“Il management dell'Eni sta cercando di vendere Versalis, una delle più importanti società della chimica europea, a un fondo da quattro soldi, inconsistente finanziariamente, che non ha alcuna capacità finanziaria di assumere dentro di sé una grande azienda come Versalis. E il Governo che fa? Nessuno offre uno spunto, una riflessione su quello che sta accadendo... imbarazzante il suo silenzio!”: lo ha detto oggi Emilio Miceli, segretario generale della Filctem, parlando all'affollatissimo presidio dei lavoratori Eni e Saipem a San Donato Milanese, proprio davanti alla sede di Eni, dove è in corso la riunione del consiglio di amministrazione.

“La prima cosa da dire al Governo – incalza Miceli –  è che  non possiamo immaginare che ci sia tanta leggerezza e tanta irresponsabilità nel decretare la fine della chimica italiana". Peraltro, lo stesso Renzi si è presentato a Parigi sventolando i grandi progetti di green economy di Eni e Enel, pur sapendo che Eni stava vendendo a SK capital, e che stava già mollando tutta la chimica verde”.

“Ma quello che più ci sconcerta e ha dell'incredibile, è che l'amministratore delegato ci venga a dire che lui sta trattando duramente, che le condizioni che imporrà al fondo saranno durissime, che alla fine ci sarà un piano industriale vincolato per cinque anni. Ma i piani industriali durano sei mesi e nessuno può imporre a un soggetto, che rileva il 70%, cosa deve fare nei prossimi cinque anni, non è possibile! Non siamo in Unione Sovietica, e segnaliamo che i piani quinquennali sono falliti anche lì, nonostante avessero un rapporto ostico con i mercati. E allora ci dica che sta trattando la cessione di Versalis al peggio, non al meglio!”.

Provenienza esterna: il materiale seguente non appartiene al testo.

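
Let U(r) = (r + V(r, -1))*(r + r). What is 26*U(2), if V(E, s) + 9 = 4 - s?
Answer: -208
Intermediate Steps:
V(E, s) = -5 - s (V(E, s) = -9 + (4 - s) = -5 - s)
U(r) = 2*r*(-4 + r) (U(r) = (r + (-5 - 1*(-1)))*(r + r) = (r + (-5 + 1))*(2*r) = (r - 4)*(2*r) = (-4 + r)*(2*r) = 2*r*(-4 + r))
26*U(2) = 26*(2*2*(-4 + 2)) = 26*(2*2*(-2)) = 26*(-8) = -208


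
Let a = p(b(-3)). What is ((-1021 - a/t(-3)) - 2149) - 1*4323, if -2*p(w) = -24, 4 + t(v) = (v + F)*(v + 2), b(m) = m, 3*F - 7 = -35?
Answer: -187361/25 ≈ -7494.4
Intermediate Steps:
F = -28/3 (F = 7/3 + (1/3)*(-35) = 7/3 - 35/3 = -28/3 ≈ -9.3333)
t(v) = -4 + (2 + v)*(-28/3 + v) (t(v) = -4 + (v - 28/3)*(v + 2) = -4 + (-28/3 + v)*(2 + v) = -4 + (2 + v)*(-28/3 + v))
p(w) = 12 (p(w) = -1/2*(-24) = 12)
a = 12
((-1021 - a/t(-3)) - 2149) - 1*4323 = ((-1021 - 12/(-68/3 + (-3)**2 - 22/3*(-3))) - 2149) - 1*4323 = ((-1021 - 12/(-68/3 + 9 + 22)) - 2149) - 4323 = ((-1021 - 12/25/3) - 2149) - 4323 = ((-1021 - 12*3/25) - 2149) - 4323 = ((-1021 - 1*36/25) - 2149) - 4323 = ((-1021 - 36/25) - 2149) - 4323 = (-25561/25 - 2149) - 4323 = -79286/25 - 4323 = -187361/25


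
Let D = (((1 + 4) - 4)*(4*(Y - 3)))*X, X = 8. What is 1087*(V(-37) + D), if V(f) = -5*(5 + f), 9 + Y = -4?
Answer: -382624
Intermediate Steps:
Y = -13 (Y = -9 - 4 = -13)
V(f) = -25 - 5*f
D = -512 (D = (((1 + 4) - 4)*(4*(-13 - 3)))*8 = ((5 - 4)*(4*(-16)))*8 = (1*(-64))*8 = -64*8 = -512)
1087*(V(-37) + D) = 1087*((-25 - 5*(-37)) - 512) = 1087*((-25 + 185) - 512) = 1087*(160 - 512) = 1087*(-352) = -382624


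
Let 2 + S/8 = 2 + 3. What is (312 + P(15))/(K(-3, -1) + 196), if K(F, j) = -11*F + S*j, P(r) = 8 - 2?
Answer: 318/205 ≈ 1.5512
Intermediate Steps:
S = 24 (S = -16 + 8*(2 + 3) = -16 + 8*5 = -16 + 40 = 24)
P(r) = 6
K(F, j) = -11*F + 24*j
(312 + P(15))/(K(-3, -1) + 196) = (312 + 6)/((-11*(-3) + 24*(-1)) + 196) = 318/((33 - 24) + 196) = 318/(9 + 196) = 318/205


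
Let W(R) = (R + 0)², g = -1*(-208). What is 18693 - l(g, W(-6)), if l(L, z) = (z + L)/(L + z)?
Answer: 18692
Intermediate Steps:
g = 208
W(R) = R²
l(L, z) = 1 (l(L, z) = (L + z)/(L + z) = 1)
18693 - l(g, W(-6)) = 18693 - 1*1 = 18693 - 1 = 18692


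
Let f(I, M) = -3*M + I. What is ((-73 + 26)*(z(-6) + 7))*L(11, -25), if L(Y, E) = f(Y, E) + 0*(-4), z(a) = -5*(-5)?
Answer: -129344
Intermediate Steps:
z(a) = 25
f(I, M) = I - 3*M
L(Y, E) = Y - 3*E (L(Y, E) = (Y - 3*E) + 0*(-4) = (Y - 3*E) + 0 = Y - 3*E)
((-73 + 26)*(z(-6) + 7))*L(11, -25) = ((-73 + 26)*(25 + 7))*(11 - 3*(-25)) = (-47*32)*(11 + 75) = -1504*86 = -129344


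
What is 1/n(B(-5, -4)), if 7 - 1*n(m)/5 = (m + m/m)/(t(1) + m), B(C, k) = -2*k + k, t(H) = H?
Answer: 1/30 ≈ 0.033333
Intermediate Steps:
B(C, k) = -k
n(m) = 30 (n(m) = 35 - 5*(m + m/m)/(1 + m) = 35 - 5*(m + 1)/(1 + m) = 35 - 5*(1 + m)/(1 + m) = 35 - 5*1 = 35 - 5 = 30)
1/n(B(-5, -4)) = 1/30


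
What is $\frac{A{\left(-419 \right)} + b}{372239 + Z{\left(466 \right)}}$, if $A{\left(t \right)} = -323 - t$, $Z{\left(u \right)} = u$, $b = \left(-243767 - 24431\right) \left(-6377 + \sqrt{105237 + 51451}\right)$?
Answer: $\frac{1710298742}{372705} - \frac{1072792 \sqrt{9793}}{372705} \approx 4304.0$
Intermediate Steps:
$b = 1710298646 - 1072792 \sqrt{9793}$ ($b = - 268198 \left(-6377 + \sqrt{156688}\right) = - 268198 \left(-6377 + 4 \sqrt{9793}\right) = 1710298646 - 1072792 \sqrt{9793} \approx 1.6041 \cdot 10^{9}$)
$\frac{A{\left(-419 \right)} + b}{372239 + Z{\left(466 \right)}} = \frac{\left(-323 - -419\right) + \left(1710298646 - 1072792 \sqrt{9793}\right)}{372239 + 466} = \frac{\left(-323 + 419\right) + \left(1710298646 - 1072792 \sqrt{9793}\right)}{372705} = \left(96 + \left(1710298646 - 1072792 \sqrt{9793}\right)\right) \frac{1}{372705} = \left(1710298742 - 1072792 \sqrt{9793}\right) \frac{1}{372705} = \frac{1710298742}{372705} - \frac{1072792 \sqrt{9793}}{372705}$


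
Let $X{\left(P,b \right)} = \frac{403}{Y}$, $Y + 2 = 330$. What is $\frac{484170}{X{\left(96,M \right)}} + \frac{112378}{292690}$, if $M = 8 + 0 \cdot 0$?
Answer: $\frac{23240744281367}{58977035} \approx 3.9406 \cdot 10^{5}$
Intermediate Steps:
$M = 8$ ($M = 8 + 0 = 8$)
$Y = 328$ ($Y = -2 + 330 = 328$)
$X{\left(P,b \right)} = \frac{403}{328}$
$\frac{484170}{X{\left(96,M \right)}} + \frac{112378}{292690} = \frac{484170}{\frac{403}{328}} + \frac{112378}{292690} = 484170 \cdot \frac{328}{403} + 112378 \cdot \frac{1}{292690} = \frac{158807760}{403} + \frac{56189}{146345} = \frac{23240744281367}{58977035}$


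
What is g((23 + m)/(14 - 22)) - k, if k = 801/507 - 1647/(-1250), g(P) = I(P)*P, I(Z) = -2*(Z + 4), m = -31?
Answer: -2724593/211250 ≈ -12.897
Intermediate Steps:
I(Z) = -8 - 2*Z (I(Z) = -2*(4 + Z) = -8 - 2*Z)
g(P) = P*(-8 - 2*P) (g(P) = (-8 - 2*P)*P = P*(-8 - 2*P))
k = 612093/211250 (k = 801*(1/507) - 1647*(-1/1250) = 267/169 + 1647/1250 = 612093/211250 ≈ 2.8975)
g((23 + m)/(14 - 22)) - k = -2*(23 - 31)/(14 - 22)*(4 + (23 - 31)/(14 - 22)) - 1*612093/211250 = -2*(-8/(-8))*(4 - 8/(-8)) - 612093/211250 = -2*(-8*(-1/8))*(4 - 8*(-1/8)) - 612093/211250 = -2*1*(4 + 1) - 612093/211250 = -2*1*5 - 612093/211250 = -10 - 612093/211250 = -2724593/211250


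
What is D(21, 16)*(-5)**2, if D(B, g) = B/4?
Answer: 525/4 ≈ 131.25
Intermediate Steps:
D(B, g) = B/4 (D(B, g) = B*(1/4) = B/4)
D(21, 16)*(-5)**2 = ((1/4)*21)*(-5)**2 = (21/4)*25 = 525/4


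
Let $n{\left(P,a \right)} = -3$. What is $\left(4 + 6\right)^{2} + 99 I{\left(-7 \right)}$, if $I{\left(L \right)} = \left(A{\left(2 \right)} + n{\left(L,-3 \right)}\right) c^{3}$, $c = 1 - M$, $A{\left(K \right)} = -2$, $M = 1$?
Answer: $100$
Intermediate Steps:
$c = 0$ ($c = 1 - 1 = 0$)
$I{\left(L \right)} = 0$ ($I{\left(L \right)} = \left(-2 - 3\right) 0^{3} = \left(-5\right) 0 = 0$)
$\left(4 + 6\right)^{2} + 99 I{\left(-7 \right)} = \left(4 + 6\right)^{2} + 99 \cdot 0 = 10^{2} + 0 = 100 + 0 = 100$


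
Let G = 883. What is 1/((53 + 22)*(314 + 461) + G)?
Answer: 1/59008 ≈ 1.6947e-5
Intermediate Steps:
1/((53 + 22)*(314 + 461) + G) = 1/((53 + 22)*(314 + 461) + 883) = 1/(75*775 + 883) = 1/(58125 + 883) = 1/59008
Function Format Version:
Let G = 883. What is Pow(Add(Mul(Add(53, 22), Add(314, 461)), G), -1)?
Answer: Rational(1, 59008) ≈ 1.6947e-5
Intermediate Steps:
Pow(Add(Mul(Add(53, 22), Add(314, 461)), G), -1) = Pow(Add(Mul(Add(53, 22), Add(314, 461)), 883), -1) = Pow(Add(Mul(75, 775), 883), -1) = Pow(Add(58125, 883), -1) = Pow(59008, -1) = Rational(1, 59008)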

“L'Eni dovrà spiegare al Governo, non solo a noi – osserva il leader della Filctem –, che vendere a un fondo inconsistente porterà la chimica italiana a un salto nel buio. Con tale operazione, il gruppo non solo distrugge Versalis, ma distrugge la stessa possibilità del Paese ad avere un processo di diversificazione attraverso la chimica verde, che poi ha la faccia di Porto Torres, Porto Marghera e della stessa Gela”.

E tutto ciò accade perché attraverso la recente cessione di una parte di Saipem alla Cassa Depositi e Prestiti, si continua a immaginare che anche la chimica debba essere ceduta”. Dello stesso destino di Saipem, una delle più importanti imprese italiane, siamo preoccupati: un'impresa che ha bisogno che l'Eni continui ad essere un partner forte, un cliente forte, avendo in Saipem un orizzonte della sua politica industriale. Perché noi - e questo il dottor Descalzi dovrebbe tenerlo bene a mente -  siamo i primi a essere preoccupati che quelle imprese - poche, non tantissime - che ancora riescono a stare su tutti i mercati internazionali, continuino a essere delle grandi imprese, mentre l'Eni sta (paradossalmente!) reagendo alla crisi svendendo tutto quello che c'è da svendere! Siamo contrari al fatto che il gruppo immagini di diventare un'azienda che opera solo fuori dai confini nazionali, rischiando il divorzio dalla politica industriale del Paese: questo è inaccettabile”, conclude il dirigente sindacale.